Yerinden edilme, İsrail’in doğduğu savaşta yüz binlerce kişinin evlerinden çıkarıldığı 1948’Nakba’nın (felaket) tekrarlanmasından korkan Filistinliler için en duygusal sorunlardan biri.
Nakba, 75 yılı aşkın bir süredir Filistinliler için belirleyici deneyimlerden biri olmuş, ulusal kimliklerini şekillendirmeye yardımcı olmuş ve o zamandan beri İsrail’le olan çelişkili ilişkilerine gölge düşürmüştür.
İsrailliler için devletlerinin kurulması, uzun süredir zulüm gören bir halk için neşeli bir andı.
Hamas’ın Ekim 2023’te güney İsrail’e saldırmasıyla patlak veren Gazze savaşı, İsrail hesaplarına göre yaklaşık 1.200 kişinin ölümüne ve 251 rehinenin alınmasına neden oldu. Gazze’de 20’sinin hayatta olduğuna inanılan yaklaşık 50 rehine kaldı.
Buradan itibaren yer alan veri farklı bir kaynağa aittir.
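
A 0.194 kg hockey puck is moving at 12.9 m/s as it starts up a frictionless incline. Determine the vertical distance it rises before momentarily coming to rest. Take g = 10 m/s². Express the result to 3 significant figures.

h = 8.32 m

Setting KE at the bottom equal to PE gained: ½mv² = mgh
h = v²/(2g) = 12.9²/(2 × 10) = 8.320 m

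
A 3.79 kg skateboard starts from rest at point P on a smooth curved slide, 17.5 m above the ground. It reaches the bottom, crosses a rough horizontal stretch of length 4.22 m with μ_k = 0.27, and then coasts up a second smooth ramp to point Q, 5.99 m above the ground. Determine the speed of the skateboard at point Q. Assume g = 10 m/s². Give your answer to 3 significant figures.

Energy at P: mgh₁ = (3.79)(10)(17.5) = 663.25 J
Friction loss: W_f = μ_k mg d = 43.18 J
At Q: ½mv² + mgh₂ = mgh₁ − W_f
½mv² = 663.25 − 43.18 − 227.02 = 393.05 J
v = √(2 × 393.05/3.79) = 14.40 m/s

v = 14.4 m/s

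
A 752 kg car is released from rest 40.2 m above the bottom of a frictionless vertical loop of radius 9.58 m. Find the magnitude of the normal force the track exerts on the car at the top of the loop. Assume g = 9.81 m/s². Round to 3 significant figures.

N = 25000 N

Energy from release to top (height 2r): mgh = ½mv_top² + mg(2r)
v_top² = 2g(h − 2r) = 2(9.81)(40.2 − 19.16) = 412.80 m²/s²
At the top, both N and weight point toward the centre: N + mg = mv_top²/r
N = m(v_top²/r − g) = 752(412.80/9.58 − 9.81) = 25027 N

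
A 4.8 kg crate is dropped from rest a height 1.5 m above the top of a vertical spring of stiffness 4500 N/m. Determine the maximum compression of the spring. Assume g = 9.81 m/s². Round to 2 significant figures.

x = 0.19 m

Take the reference level at the top of the uncompressed spring. At max compression the crate has fallen H + x and is momentarily at rest:
mg(H + x) = ½kx²
½(4500)x² − (4.8)(9.81)x − (4.8)(9.81)(1.5) = 0
2250x² − 47.09x − 70.63 = 0
x = [47.09 + √(2217 + 635688)]/(2 × 2250) = 0.1880 m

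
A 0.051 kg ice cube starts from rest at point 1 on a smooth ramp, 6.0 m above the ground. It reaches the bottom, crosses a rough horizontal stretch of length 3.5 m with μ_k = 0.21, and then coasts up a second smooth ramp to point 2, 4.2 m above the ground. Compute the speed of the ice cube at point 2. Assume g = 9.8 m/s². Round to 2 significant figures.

v = 4.6 m/s

Energy at 1: mgh₁ = (0.051)(9.8)(6.0) = 2.9988 J
Friction loss: W_f = μ_k mg d = 0.3674 J
At 2: ½mv² + mgh₂ = mgh₁ − W_f
½mv² = 2.9988 − 0.3674 − 2.0992 = 0.53229 J
v = √(2 × 0.53229/0.051) = 4.569 m/s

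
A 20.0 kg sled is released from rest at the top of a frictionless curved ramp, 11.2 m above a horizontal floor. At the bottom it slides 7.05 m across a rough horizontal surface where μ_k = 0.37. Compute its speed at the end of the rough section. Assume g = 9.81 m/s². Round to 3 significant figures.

v = 13.0 m/s

Energy bookkeeping (friction removes W_f = μ_k N d):
mgh = ½mv² + μ_k m g d
W_f = μ_k mg d = (0.37)(20.0)(9.81)(7.05) = 511.8 J
½mv² = mgh − W_f = 2197.4 − 511.8 = 1685.7 J
v = √(2 × 1685.7/20.0) = 12.98 m/s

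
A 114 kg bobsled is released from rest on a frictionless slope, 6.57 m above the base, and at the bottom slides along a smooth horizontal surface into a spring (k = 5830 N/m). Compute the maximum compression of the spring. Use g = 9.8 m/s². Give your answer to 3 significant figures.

Energy conservation (no friction) from release to max compression: mgh = ½kx²
x = √(2mgh/k) = √(2 × 114 × 9.8 × 6.57 / 5830) = 1.587 m

x = 1.59 m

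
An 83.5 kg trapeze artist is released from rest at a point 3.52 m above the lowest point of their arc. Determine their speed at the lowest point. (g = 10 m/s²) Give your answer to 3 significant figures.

v = 8.39 m/s

Energy conservation between the two points: mgh = ½mv²
The mass cancels from both sides.
v = √(2gh) = √(2 × 10 × 3.52) = √70.400 = 8.390 m/s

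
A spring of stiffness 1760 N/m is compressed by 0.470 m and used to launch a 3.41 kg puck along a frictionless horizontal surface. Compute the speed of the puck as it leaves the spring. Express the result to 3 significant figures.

Conservation of energy: ½kx² = ½mv²
v = x√(k/m) = 0.470 × √(1760/3.41) = 10.68 m/s

v = 10.7 m/s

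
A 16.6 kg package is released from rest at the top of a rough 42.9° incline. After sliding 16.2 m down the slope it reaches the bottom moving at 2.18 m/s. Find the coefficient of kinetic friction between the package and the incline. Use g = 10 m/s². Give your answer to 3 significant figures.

mgh = ½mv² + μ_k (mg cosθ) L, with h = L sinθ
mgL sinθ = 1830.6 J; ½mv² = 39.445 J
W_f = 1830.6 − 39.445 = 1791 J
μ_k = W_f/(mg cosθ · L) = 1791/(121.6 × 16.2) = 0.9092

μ_k = 0.909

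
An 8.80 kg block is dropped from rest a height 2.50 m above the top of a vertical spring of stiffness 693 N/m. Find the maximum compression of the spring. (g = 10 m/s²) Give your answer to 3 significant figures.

x = 0.934 m

Measuring PE from the top of the relaxed spring, at max compression the block has dropped H + x with zero KE, so:
mg(H + x) = ½kx²
½(693)x² − (8.80)(10)x − (8.80)(10)(2.50) = 0
346.5x² − 88.00x − 220.0 = 0
x = [88.00 + √(7744 + 304920)]/(2 × 346.5) = 0.9339 m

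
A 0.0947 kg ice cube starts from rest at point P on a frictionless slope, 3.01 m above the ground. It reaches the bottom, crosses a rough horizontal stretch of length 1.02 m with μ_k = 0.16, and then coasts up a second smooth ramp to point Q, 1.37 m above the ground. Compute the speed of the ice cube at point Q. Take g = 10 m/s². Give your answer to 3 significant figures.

Energy at P: mgh₁ = (0.0947)(10)(3.01) = 2.8505 J
Friction loss: W_f = μ_k mg d = 0.1546 J
At Q: ½mv² + mgh₂ = mgh₁ − W_f
½mv² = 2.8505 − 0.1546 − 1.2974 = 1.3985 J
v = √(2 × 1.3985/0.0947) = 5.435 m/s

v = 5.43 m/s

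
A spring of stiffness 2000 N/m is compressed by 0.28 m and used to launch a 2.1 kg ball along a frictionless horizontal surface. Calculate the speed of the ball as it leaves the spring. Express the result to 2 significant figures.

v = 8.6 m/s

Conservation of energy: ½kx² = ½mv²
v = x√(k/m) = 0.28 × √(2000/2.1) = 8.641 m/s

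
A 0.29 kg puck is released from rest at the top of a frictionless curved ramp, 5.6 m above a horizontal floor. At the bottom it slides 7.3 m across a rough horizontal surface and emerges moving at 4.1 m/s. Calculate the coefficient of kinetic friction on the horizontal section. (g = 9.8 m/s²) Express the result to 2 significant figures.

μ_k = 0.65

Energy bookkeeping (friction removes W_f = μ_k N d):
mgh = ½mv² + μ_k m g d
mgh = 15.915 J; ½mv² = 2.4374 J
W_f = 15.915 − 2.4374 = 13.48 J
μ_k = W_f/(mg·d) = 13.48/(2.842 × 7.3) = 0.6496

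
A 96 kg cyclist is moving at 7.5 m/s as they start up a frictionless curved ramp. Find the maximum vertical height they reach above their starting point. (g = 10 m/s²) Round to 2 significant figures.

By energy conservation, ½mv² = mgh
h = v²/(2g) = 7.5²/(2 × 10) = 2.812 m

h = 2.8 m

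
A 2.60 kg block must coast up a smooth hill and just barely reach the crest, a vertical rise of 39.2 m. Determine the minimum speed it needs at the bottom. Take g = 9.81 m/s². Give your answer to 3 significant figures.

v = 27.7 m/s

At the top it is momentarily at rest, so all KE converts to PE: ½mv² = mgh
v = √(2gh) = √(2 × 9.81 × 39.2) = 27.73 m/s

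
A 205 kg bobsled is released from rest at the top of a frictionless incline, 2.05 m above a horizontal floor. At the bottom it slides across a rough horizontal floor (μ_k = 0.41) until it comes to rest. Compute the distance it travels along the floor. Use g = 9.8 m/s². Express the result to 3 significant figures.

Energy bookkeeping (friction removes W_f = μ_k N d):
At rest all PE has been dissipated by friction: mgh = μ_k m g d
d = h/μ_k = 2.05/0.41 = 5.000 m

d = 5.00 m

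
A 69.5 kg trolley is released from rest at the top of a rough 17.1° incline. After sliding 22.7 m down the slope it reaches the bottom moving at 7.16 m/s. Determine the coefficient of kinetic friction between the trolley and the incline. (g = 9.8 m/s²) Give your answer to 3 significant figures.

μ_k = 0.187

The energy dissipated by friction is the PE lost minus the KE gained:
mgL sinθ = 4546.1 J; ½mv² = 1781.5 J
W_f = 4546.1 − 1781.5 = 2765 J
μ_k = W_f/(mg cosθ · L) = 2765/(651.0 × 22.7) = 0.1871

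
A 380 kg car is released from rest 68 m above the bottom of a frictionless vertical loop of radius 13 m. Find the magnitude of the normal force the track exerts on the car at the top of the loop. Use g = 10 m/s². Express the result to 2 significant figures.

N = 21000 N

Energy from release to top (height 2r): mgh = ½mv_top² + mg(2r)
v_top² = 2g(h − 2r) = 2(10)(68 − 26.00) = 840.00 m²/s²
At the top, both N and weight point toward the centre: N + mg = mv_top²/r
N = m(v_top²/r − g) = 380(840.00/13 − 10) = 20754 N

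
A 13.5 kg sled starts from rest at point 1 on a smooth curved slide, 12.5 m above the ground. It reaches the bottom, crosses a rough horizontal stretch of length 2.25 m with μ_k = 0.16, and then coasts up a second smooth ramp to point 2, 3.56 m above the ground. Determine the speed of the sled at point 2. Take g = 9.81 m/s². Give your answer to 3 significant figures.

Energy at 1: mgh₁ = (13.5)(9.81)(12.5) = 1655.4 J
Friction loss: W_f = μ_k mg d = 47.68 J
At 2: ½mv² + mgh₂ = mgh₁ − W_f
½mv² = 1655.4 − 47.68 − 471.47 = 1136.3 J
v = √(2 × 1136.3/13.5) = 12.97 m/s

v = 13.0 m/s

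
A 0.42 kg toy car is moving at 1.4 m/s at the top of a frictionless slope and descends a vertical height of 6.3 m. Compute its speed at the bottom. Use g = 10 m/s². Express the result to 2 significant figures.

v = 11 m/s

Energy conservation between the two points: ½mv₀² + mgh = ½mv²
v² = v₀² + 2gh = (1.4)² + 2(10)(6.3) = 127.96
v = √127.96 = 11.31 m/s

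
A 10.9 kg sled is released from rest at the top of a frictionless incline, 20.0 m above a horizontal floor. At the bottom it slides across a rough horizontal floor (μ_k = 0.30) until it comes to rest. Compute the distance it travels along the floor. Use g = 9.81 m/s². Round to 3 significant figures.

d = 66.7 m

Energy at the top = energy at the end + work done against friction:
At rest all PE has been dissipated by friction: mgh = μ_k m g d
d = h/μ_k = 20.0/0.30 = 66.67 m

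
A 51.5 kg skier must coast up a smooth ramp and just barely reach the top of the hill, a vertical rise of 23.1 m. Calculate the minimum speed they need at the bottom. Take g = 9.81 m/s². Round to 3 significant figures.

At the top they are momentarily at rest, so all KE converts to PE: ½mv² = mgh
v = √(2gh) = √(2 × 9.81 × 23.1) = 21.29 m/s

v = 21.3 m/s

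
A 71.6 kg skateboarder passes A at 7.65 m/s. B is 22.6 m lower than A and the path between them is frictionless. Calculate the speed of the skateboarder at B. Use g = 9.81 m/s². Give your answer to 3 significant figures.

Equating total energy at the two states: ½mv₀² + mgh = ½mv²
v² = v₀² + 2gh = (7.65)² + 2(9.81)(22.6) = 501.93
v = √501.93 = 22.40 m/s

v = 22.4 m/s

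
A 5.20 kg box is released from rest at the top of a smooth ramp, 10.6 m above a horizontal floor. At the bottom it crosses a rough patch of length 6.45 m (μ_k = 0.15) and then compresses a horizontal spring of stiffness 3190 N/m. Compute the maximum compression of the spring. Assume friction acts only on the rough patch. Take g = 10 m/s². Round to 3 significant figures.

Initial energy: E₁ = mgh = (5.20)(10)(10.6) = 551.20 J
Friction removes W_f = μ_k mg d = (0.15)(5.20)(10)(6.45) = 50.31 J
Energy reaching the spring: E = 551.20 − 50.31 = 500.89 J
At max compression ½kx² = E ⇒ x = √(2E/k) = √(2 × 500.89/3190) = 0.5604 m

x = 0.560 m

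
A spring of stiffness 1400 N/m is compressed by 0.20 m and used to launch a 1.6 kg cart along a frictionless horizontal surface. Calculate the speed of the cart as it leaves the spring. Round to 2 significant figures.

v = 5.9 m/s

Spring PE converts entirely to kinetic energy: ½kx² = ½mv²
v = x√(k/m) = 0.20 × √(1400/1.6) = 5.916 m/s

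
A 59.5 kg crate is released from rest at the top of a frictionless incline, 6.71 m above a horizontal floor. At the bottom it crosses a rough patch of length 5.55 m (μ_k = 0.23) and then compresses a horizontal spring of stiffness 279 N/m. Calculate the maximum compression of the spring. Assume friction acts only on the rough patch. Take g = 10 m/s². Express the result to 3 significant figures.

x = 4.81 m

Initial energy: E₁ = mgh = (59.5)(10)(6.71) = 3992.4 J
Friction removes W_f = μ_k mg d = (0.23)(59.5)(10)(5.55) = 759.5 J
Energy reaching the spring: E = 3992.4 − 759.5 = 3232.9 J
At max compression ½kx² = E ⇒ x = √(2E/k) = √(2 × 3232.9/279) = 4.814 m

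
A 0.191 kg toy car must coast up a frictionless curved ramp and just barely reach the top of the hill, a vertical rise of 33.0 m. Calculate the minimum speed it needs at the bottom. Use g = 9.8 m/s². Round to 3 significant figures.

At the top it is momentarily at rest, so all KE converts to PE: ½mv² = mgh
v = √(2gh) = √(2 × 9.8 × 33.0) = 25.43 m/s

v = 25.4 m/s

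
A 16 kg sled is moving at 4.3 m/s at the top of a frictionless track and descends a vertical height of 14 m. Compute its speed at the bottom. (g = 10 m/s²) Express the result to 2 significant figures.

v = 17 m/s

By conservation of mechanical energy, ½mv₀² + mgh = ½mv²
v² = v₀² + 2gh = (4.3)² + 2(10)(14) = 298.49
v = √298.49 = 17.28 m/s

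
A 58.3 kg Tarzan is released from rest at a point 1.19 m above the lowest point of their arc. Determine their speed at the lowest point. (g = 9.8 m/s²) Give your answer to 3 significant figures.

Energy conservation between the two points: mgh = ½mv²
v = √(2gh) = √(2 × 9.8 × 1.19) = √23.324 = 4.829 m/s

v = 4.83 m/s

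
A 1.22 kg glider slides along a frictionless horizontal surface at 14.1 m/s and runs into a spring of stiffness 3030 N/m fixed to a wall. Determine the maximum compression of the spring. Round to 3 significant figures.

At max compression the glider is momentarily at rest: ½mv² = ½kx²
x = v√(m/k) = 14.1 × √(1.22/3030) = 0.2829 m

x = 0.283 m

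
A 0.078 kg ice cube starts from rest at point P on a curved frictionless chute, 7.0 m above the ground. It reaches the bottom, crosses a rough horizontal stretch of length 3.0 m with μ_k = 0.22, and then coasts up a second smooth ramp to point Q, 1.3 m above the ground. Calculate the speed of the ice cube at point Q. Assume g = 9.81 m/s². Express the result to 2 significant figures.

Energy at P: mgh₁ = (0.078)(9.81)(7.0) = 5.3563 J
Friction loss: W_f = μ_k mg d = 0.5050 J
At Q: ½mv² + mgh₂ = mgh₁ − W_f
½mv² = 5.3563 − 0.5050 − 0.99473 = 3.8565 J
v = √(2 × 3.8565/0.078) = 9.944 m/s

v = 9.9 m/s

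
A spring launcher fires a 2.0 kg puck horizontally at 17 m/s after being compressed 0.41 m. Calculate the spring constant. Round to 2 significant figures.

k = 3400 N/m

Energy stored in the spring equals the launch KE: ½kx² = ½mv²
k = mv²/x² = (2.0)(17)²/(0.41)² = 3438 N/m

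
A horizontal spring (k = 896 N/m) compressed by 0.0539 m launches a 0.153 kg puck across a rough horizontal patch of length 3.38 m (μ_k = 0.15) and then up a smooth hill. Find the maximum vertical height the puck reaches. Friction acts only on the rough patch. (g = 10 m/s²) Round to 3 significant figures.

h = 0.344 m

Spring energy: E₀ = ½kx² = ½(896)(0.0539)² = 1.3015 J
Friction: W_f = μ_k mg d = (0.15)(0.153)(10)(3.38) = 0.7757 J
Energy at base of ramp: E = 1.3015 − 0.7757 = 0.52582 J
At max height all remaining energy is PE: mgh = E ⇒ h = E/(mg) = 0.52582/(0.153 × 10) = 0.3437 m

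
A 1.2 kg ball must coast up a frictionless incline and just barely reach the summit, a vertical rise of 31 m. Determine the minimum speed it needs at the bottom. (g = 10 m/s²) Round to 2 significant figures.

At the top it is momentarily at rest, so all KE converts to PE: ½mv² = mgh
v = √(2gh) = √(2 × 10 × 31) = 24.90 m/s

v = 25 m/s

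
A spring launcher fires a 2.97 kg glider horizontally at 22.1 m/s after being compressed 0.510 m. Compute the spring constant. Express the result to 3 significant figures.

k = 5580 N/m

½kx² = ½mv²
k = mv²/x² = (2.97)(22.1)²/(0.510)² = 5577 N/m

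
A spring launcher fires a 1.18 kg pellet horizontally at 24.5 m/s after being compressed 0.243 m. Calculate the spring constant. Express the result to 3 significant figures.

Spring PE at full compression equals KE at release: ½kx² = ½mv²
k = mv²/x² = (1.18)(24.5)²/(0.243)² = 11995 N/m

k = 12000 N/m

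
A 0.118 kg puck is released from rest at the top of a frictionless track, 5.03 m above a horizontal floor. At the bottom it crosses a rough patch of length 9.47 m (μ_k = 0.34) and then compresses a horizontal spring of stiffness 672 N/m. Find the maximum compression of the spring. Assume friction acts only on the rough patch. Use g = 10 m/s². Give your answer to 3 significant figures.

x = 0.0797 m

Initial energy: E₁ = mgh = (0.118)(10)(5.03) = 5.9354 J
Friction removes W_f = μ_k mg d = (0.34)(0.118)(10)(9.47) = 3.799 J
Energy reaching the spring: E = 5.9354 − 3.799 = 2.1360 J
At max compression ½kx² = E ⇒ x = √(2E/k) = √(2 × 2.1360/672) = 0.07973 m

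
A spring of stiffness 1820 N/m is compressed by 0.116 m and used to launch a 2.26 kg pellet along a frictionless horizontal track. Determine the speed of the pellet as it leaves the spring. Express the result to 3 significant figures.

Spring PE converts entirely to kinetic energy: ½kx² = ½mv²
v = x√(k/m) = 0.116 × √(1820/2.26) = 3.292 m/s

v = 3.29 m/s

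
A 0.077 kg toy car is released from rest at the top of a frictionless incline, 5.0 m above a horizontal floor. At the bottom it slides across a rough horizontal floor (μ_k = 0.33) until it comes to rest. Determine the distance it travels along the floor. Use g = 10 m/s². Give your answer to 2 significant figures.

Energy bookkeeping (friction removes W_f = μ_k N d):
At rest all PE has been dissipated by friction: mgh = μ_k m g d
d = h/μ_k = 5.0/0.33 = 15.15 m

d = 15 m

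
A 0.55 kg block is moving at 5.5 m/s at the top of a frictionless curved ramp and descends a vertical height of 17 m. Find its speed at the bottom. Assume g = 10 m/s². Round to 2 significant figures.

v = 19 m/s

By conservation of mechanical energy, ½mv₀² + mgh = ½mv²
v² = v₀² + 2gh = (5.5)² + 2(10)(17) = 370.25
v = √370.25 = 19.24 m/s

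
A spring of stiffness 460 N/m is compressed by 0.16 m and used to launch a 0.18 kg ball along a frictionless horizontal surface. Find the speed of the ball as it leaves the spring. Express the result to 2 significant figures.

Conservation of energy: ½kx² = ½mv²
v = x√(k/m) = 0.16 × √(460/0.18) = 8.088 m/s

v = 8.1 m/s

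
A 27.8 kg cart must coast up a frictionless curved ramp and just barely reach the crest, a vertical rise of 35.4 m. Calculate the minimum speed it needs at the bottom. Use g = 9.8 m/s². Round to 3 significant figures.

At the top it is momentarily at rest, so all KE converts to PE: ½mv² = mgh
v = √(2gh) = √(2 × 9.8 × 35.4) = 26.34 m/s

v = 26.3 m/s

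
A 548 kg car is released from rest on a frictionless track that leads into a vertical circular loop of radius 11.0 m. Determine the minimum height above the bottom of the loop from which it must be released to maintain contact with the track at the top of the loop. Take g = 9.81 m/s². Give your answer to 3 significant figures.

At the top, for minimum speed gravity alone supplies the centripetal force: mg = mv_top²/r ⇒ v_top² = gr = 107.9 m²/s²
Energy conservation from release height h to the top (height 2r): mgh = ½mv_top² + mg(2r)
h = v_top²/(2g) + 2r = r/2 + 2r = 5r/2 = 27.50 m

h = 27.5 m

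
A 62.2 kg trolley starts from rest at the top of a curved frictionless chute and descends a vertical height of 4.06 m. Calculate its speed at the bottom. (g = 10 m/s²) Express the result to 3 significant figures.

By conservation of mechanical energy, mgh = ½mv²
v = √(2gh) = √(2 × 10 × 4.06) = √81.200 = 9.011 m/s

v = 9.01 m/s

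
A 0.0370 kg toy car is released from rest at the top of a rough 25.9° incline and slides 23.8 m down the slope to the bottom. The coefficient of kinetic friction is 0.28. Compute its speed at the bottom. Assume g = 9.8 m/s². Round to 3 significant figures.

v = 9.29 m/s

Energy: mgh = ½mv² + W_f, with h = L sinθ and W_f = μ_k (mg cosθ) L
mgh = mgL sinθ = (0.0370)(9.8)(23.8)sin25.9° = 3.7695 J
W_f = μ_k mg cosθ · L = (0.28)(0.0370)(9.8)cos25.9°·23.8 = 2.174 J
½mv² = 3.7695 − 2.174 = 1.5959 J
v = √(2 × 1.5959/0.0370) = 9.288 m/s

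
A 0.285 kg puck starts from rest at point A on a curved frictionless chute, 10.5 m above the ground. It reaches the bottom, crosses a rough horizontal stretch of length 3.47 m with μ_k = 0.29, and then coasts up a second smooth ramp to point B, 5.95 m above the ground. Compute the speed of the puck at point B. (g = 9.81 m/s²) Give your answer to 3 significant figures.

Energy at A: mgh₁ = (0.285)(9.81)(10.5) = 29.356 J
Friction loss: W_f = μ_k mg d = 2.813 J
At B: ½mv² + mgh₂ = mgh₁ − W_f
½mv² = 29.356 − 2.813 − 16.635 = 9.9077 J
v = √(2 × 9.9077/0.285) = 8.338 m/s

v = 8.34 m/s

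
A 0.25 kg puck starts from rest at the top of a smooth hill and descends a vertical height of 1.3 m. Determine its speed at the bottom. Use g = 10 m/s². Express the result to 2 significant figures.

v = 5.1 m/s

Equating total energy at the two states: mgh = ½mv²
The mass cancels from both sides.
v = √(2gh) = √(2 × 10 × 1.3) = √26.000 = 5.099 m/s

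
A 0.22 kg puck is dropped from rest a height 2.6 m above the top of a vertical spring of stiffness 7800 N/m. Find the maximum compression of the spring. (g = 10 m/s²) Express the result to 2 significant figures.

x = 0.039 m

Let x be the compression. The total drop is H + x, and the puck is instantaneously at rest at max compression, so energy conservation gives:
mg(H + x) = ½kx²
½(7800)x² − (0.22)(10)x − (0.22)(10)(2.6) = 0
3900x² − 2.200x − 5.720 = 0
x = [2.200 + √(4.840 + 89232)]/(2 × 3900) = 0.03858 m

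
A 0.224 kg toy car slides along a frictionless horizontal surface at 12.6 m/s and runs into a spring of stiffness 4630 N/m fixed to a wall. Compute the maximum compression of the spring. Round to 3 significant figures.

x = 0.0876 m

All KE is stored as spring PE at maximum compression: ½mv² = ½kx²
x = v√(m/k) = 12.6 × √(0.224/4630) = 0.08764 m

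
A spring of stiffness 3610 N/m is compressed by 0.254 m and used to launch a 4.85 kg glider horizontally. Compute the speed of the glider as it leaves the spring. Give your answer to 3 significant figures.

v = 6.93 m/s

The glider leaves the spring when the spring is at natural length, so ½kx² = ½mv²
v = x√(k/m) = 0.254 × √(3610/4.85) = 6.930 m/s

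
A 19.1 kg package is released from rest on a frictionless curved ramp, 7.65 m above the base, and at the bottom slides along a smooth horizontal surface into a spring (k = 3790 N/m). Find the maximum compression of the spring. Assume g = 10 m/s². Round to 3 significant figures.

x = 0.878 m

At max compression the package is momentarily at rest: mgh = ½kx²
x = √(2mgh/k) = √(2 × 19.1 × 10 × 7.65 / 3790) = 0.8781 m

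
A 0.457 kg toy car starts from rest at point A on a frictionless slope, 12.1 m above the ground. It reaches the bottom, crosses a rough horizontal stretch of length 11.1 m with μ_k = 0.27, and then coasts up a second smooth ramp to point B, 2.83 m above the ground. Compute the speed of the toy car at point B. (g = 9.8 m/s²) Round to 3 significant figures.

Energy at A: mgh₁ = (0.457)(9.8)(12.1) = 54.191 J
Friction loss: W_f = μ_k mg d = 13.42 J
At B: ½mv² + mgh₂ = mgh₁ − W_f
½mv² = 54.191 − 13.42 − 12.674 = 28.094 J
v = √(2 × 28.094/0.457) = 11.09 m/s

v = 11.1 m/s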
Gazze sağlık Bakanlığı’na göre, İsrail’in Hamas’la olan savaşında Filistin yerleşim bölgesine saldırması 57.000’den fazla Filistinliyi öldürdü.
Filistin Politika ve Araştırma Araştırma Merkezi’nin bulgularına göre, acımasız İsrail hava saldırıları ve ciddi gıda, yakıt, ilaç ve su kıtlığıyla karşı karşıya kalan bazı Filistinliler bir çıkış yolu arıyor.
Düşünce kuruluşu Mayıs ayında yayınladığı bir raporda, “Neredeyse yarısı ellerinden geldiğince Gazze Şeridi’nden ayrılmak istiyor” dedi.
Reuters tarafından görülen ve ABD destekli tartışmalı bir yardım grubunun adını taşıyan bir öneri, Filistin nüfusunu barındırmak için Gazze’nin içinde ve muhtemelen dışında ‘İnsani Geçiş Alanları’ adı verilen büyük ölçekli kamplar inşa etme planını açıkladı.
“Hamas’ın Gazze’deki nüfus üzerindeki kontrolünü değiştirme” vizyonunun ana hatlarını çizdi.
Gazzeli Filistinli Ebu Samir El Fakavi’ye gelince, “Gazze’yi terk etmeyeceğim. Burası benim ülkem.”
“Savaşta şehit olan çocuklarımız buraya gömüldü. Ailelerimiz. Arkadaşlarımız. Kuzenlerimiz. Hepimiz buraya gömüldük. Trump, Netanyahu ya da başka biri beğensin ya da beğenmesin, biz bu topraklarda kalıyoruz.”